Later this week, God willing, I will get on an airplane to fly cross-country. I know I'll be frightened, but I feel it is my patriotic duty to overcome my fear. If we give into terror, the terrorists win.
In the best of times, I'm a white-knuckle flyer, yet I fly more than 50,000 miles every year. I've been on planes when the hydraulic system has gone out shortly after take-off, when engines failed, when galley fires erupted. I've been through aborted landings and take-offs and had one near-miss coming into Los Angeles International, when another plane was on the very runway we'd been given clearance to land on. On Jan. 13, 1982, I took off in a blinding snowstorm from Washington's National Airport headed to Florida. The plane taking off behind us, Air Florida, Flight 90, crashed moments later into the Potomac River. Until I landed safely in Miami some three hours later, my family and co-workers thought I was on the doomed flight.
On Tuesday, Sept. 11, I was on the runway again at National waiting to take off on a 9:05 a.m. flight on the first leg of a trip to Oklahoma City. Uncharacteristically, I had dozed off when the pilot came on to announce we were second in line for take-off. But then I felt the plane turn, and I looked out the window to see that we were pulling off the runway, along with another plane. I said to my seat mate that there must be a problem at our destination, bad weather or an air traffic hold.

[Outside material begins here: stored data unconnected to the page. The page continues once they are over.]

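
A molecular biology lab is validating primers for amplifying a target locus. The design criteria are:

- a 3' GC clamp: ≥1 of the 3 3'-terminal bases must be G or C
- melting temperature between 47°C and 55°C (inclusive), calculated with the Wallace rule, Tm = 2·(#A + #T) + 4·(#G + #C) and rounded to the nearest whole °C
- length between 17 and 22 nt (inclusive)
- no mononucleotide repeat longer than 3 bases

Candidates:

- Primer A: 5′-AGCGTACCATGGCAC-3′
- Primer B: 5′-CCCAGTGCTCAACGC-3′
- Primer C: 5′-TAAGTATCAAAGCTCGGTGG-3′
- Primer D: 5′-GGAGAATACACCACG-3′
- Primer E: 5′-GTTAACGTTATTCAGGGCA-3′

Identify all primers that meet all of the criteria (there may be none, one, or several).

Primer E only.

Primer A (15 nt, A=4 T=2 G=4 C=5): 3' end CAC has 2 G/C ✓; Tm = 2·6 + 4·9 = 48°C ✓; length 15, outside 17–22 ✗; longest run = 2 ✓ — fails.
Primer B (15 nt, A=3 T=2 G=3 C=7): 3' end CGC has 3 G/C ✓; Tm = 2·5 + 4·10 = 50°C ✓; length 15, outside 17–22 ✗; longest run = 3 ✓ — fails.
Primer C (20 nt, A=6 T=5 G=6 C=3): 3' end TGG has 2 G/C ✓; Tm = 2·11 + 4·9 = 58°C, outside 47–55°C ✗; length 20 ✓; longest run = 3 ✓ — fails.
Primer D (15 nt, A=6 T=1 G=4 C=4): 3' end ACG has 2 G/C ✓; Tm = 2·7 + 4·8 = 46°C, outside 47–55°C ✗; length 15, outside 17–22 ✗; longest run = 2 ✓ — fails.
Primer E (19 nt, A=5 T=6 G=5 C=3): 3' end GCA has 2 G/C ✓; Tm = 2·11 + 4·8 = 54°C ✓; length 19 ✓; longest run = 3 ✓ — passes.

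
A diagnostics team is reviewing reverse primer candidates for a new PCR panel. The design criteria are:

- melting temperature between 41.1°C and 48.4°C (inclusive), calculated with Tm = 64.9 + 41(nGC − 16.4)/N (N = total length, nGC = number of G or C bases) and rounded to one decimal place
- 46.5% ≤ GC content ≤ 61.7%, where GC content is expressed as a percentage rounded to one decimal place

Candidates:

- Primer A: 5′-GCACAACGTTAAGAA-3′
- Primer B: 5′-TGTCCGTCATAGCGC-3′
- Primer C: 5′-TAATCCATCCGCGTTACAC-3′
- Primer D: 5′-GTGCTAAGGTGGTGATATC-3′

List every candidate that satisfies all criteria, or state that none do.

Primer B only.

Primer A (15 nt, A=7 T=2 G=3 C=3): Tm = 64.9 + 41·(6 − 16.4)/15 = 36.5°C, outside 41.1–48.4°C ✗; GC 6/15 = 40.0%, outside 46.5–61.7% ✗ — fails.
Primer B (15 nt, A=2 T=4 G=4 C=5): Tm = 64.9 + 41·(9 − 16.4)/15 = 44.7°C ✓; GC 9/15 = 60.0% ✓ — passes.
Primer C (19 nt, A=5 T=5 G=2 C=7): Tm = 64.9 + 41·(9 − 16.4)/19 = 48.9°C, outside 41.1–48.4°C ✗; GC 9/19 = 47.4% ✓ — fails.
Primer D (19 nt, A=4 T=6 G=7 C=2): Tm = 64.9 + 41·(9 − 16.4)/19 = 48.9°C, outside 41.1–48.4°C ✗; GC 9/19 = 47.4% ✓ — fails.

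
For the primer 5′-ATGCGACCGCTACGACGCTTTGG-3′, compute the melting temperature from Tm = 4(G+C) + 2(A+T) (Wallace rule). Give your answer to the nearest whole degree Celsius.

74°C

Base counts: A=4, T=5, G=7, C=7 (length 23).
Tm = 2·(4+5) + 4·(7+7) = 2·9 + 4·14 = 18 + 56 = 74°C.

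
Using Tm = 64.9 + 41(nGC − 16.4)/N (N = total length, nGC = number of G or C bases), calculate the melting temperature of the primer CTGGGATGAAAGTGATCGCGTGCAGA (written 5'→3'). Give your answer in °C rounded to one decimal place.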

Like thousands of other travelers that morning my journey ended abruptly -- and with searing panic. I learned of the tragedy at the World Trade Center over my cell phone as I sat on the airport tarmac, trapped inside the plane. I have never been so terrified. Slowly we made our way back to the terminal, with the pilot informing the passengers what had happened only when we arrived at our gate. The terminal itself was nearly deserted, with scattered security personnel fleeing along with the few passengers from the canceled flights.
When I finally reached the outside, the sky above was black with the billowing smoke from the Pentagon, hit just moments before. People stood, frozen, staring at the sky. I fled, running up a grass hill in high heels to retrieve my car from the parking garage, frantically dialing my children and husband from my cell phone as I ran.
I am still shaken, not to mention saddened and angered, by what has happened. At this moment, I would like nothing more than never to set foot on an airplane again, never to go into a tall building, to keep my family next to me at every moment. But we don't live in a world in which such choices are real options. And I doubt I would be happy for long if such a world existed.
So, I, like millions of others, must decide to go on living a normal life, which includes getting on airplanes. I can't promise I won't be terrified as we speed down the runway. I hope they won't confiscate my rosary with its small, silver crucifix at the security checkpoint, but I'll have a Bible and a prayer book with me just in case. I've always measured runways in Hail Marys. This time won't be any different.
In the days ahead, many American servicemen and women will risk their lives to defend our country. But most of us are neither young, strong, nor courageous enough to join them. The best that we can do is to go bravely about our ordinary tasks.
C.S. Lewis once wrote: "Good and evil both increase at compound interest. That is why the little decisions you and I make every day are of such infinite importance. The smallest good act today is the capture of a strategic point from which, a few months later, you may be able to go on to victories you never dreamed of." For me, stepping on a plane in a few days will be that small act.